Mendidik Anak dengan Basis Ilahiyah

Sangat jarang para orangtua atau guru pada masa sekarang ini mendidik anaknya dengan merujuk pada khazanah Islam, khususnya pelajaran yang terdapat dalam kitab suci al-Quran. Orang tua dan guru, malah lebih banyak merujuk pada tokoh dunia entertainment, kartun dan komik yang berasal dari luar Islam. Bukannya tidak boleh, tetapi jika anak dibesarkan dan dididik dengan dunia seperti itu, sangat besar kemungkinan tidak memiliki hasrat terhadap kearifan yang bersumber Ilahiyah. Anak menjadi tidak mengenal figur teladan seperti Nabi Muhammad saw dan para ulama atau ilmuwan-ilmuwan Muslim terdahulu.

Memang harus diakui bahwa persoalan mengurus dan mendidik anak itu gampang-gampang susah. Selain harus tidak bersifat menggurui, juga harus bisa memahami dunia anak. Jika tidak memerhatikan dua hal ini, dipastikan “gagal” dalam menciptakan generasi unggul di masa depan. Bukankah anak-anak kita merupakan penentu kesuksesan dan kemajuan bangsa di masa depan? Pasti kita semua menjawab “ya”. Itu sebabnya, para orang tua tak segan-segan memasukkan anaknya ke lembaga pendidikan atau sekolah yang bermutu, meskipun dengan harga yang luar biasa (mahal).

Namun, percayakah Anda bahwa dengan pendidikan mahal, anak kita bisa menjadi manusia yang unggul dan harapan di masa depan? Tidak ada yang bisa menjamin bahwa dengan memasukkan pada sekolah yang mahal anak bisa cerdas, pintar, dan memahami hakikat hidupnya di dunia ini.

Mengapa bisa? Sebab pendidikan formal yang ada di kelas-kelas hanya memenuhi kebutuhan nalar (knowledge) yang menjadikan manusia cenderung materialis dan cinta dunia (hubuddunya) sehingga lupa tujuan hidup yang sebenarnya.
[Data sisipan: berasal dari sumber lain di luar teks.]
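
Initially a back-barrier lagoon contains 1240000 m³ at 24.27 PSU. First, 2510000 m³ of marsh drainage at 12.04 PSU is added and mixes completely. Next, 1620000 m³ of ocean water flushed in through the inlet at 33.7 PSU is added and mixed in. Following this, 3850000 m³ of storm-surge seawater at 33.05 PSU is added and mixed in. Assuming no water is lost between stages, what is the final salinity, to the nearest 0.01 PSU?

26.26 PSU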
Tentu, kesalahan ini lahir akibat tidak seimbangnya memberikan asupan pendidikan pada anak, terutama dalam asupan nilai-nilai spiritual (agama). Memberikan pendidikan spiritual tidak hanya tugas ustadz atau ulama, tapi juga para orang tua, guru sekolah atau para wali anak yang lebih dekat interaksinya dengan anak dalam kesehariannya. Namun, dalam pemberian asupan spiritual pun tidak boleh asal-asalan. Bukannya menjadi manusia harapan bangsa dan agama, malah menjadi perusak bangsa dan jauh dari Allah. Karena itu, sudah saatnya bagi para orang tua untuk memberikan asupan pendidikan bagi anak-anaknya dengan metode yang benar dan sesuai dengan tuntutan yang berdasarkan Islam, salah satunya dengan meneladani sosok manusia arif Luqman al-Hakim.

Mengapa mesti Luqman? Ya, kita semua mengetahui bahwa Luqman al-Hakim adalah seorang manusia yang diberikan hikmah oleh Allah. Luqman al-Hakim dalam mendidik anaknya menanamkan dasar-dasar keyakinan berupa ajaran tauhiid dan kemandirian serta konsistensi dalam berperilaku maupun beraktivitas. Kisah yang paling tekenal dari Luqman adalah perjalanan bersama anaknya yang membawa binatang tunggangan yang sepanjang perjalanan diejek dan dicemooh masyarakat. Setiap kali mengikuti saran masyarakat, bukannya benar malah disalahkan pula di masyarakat lainnya. Akhirnya, Luqman tidak mengikuti saran masyarakat karena kebenarannya bersifat relatif alias tidak dapat dipegang.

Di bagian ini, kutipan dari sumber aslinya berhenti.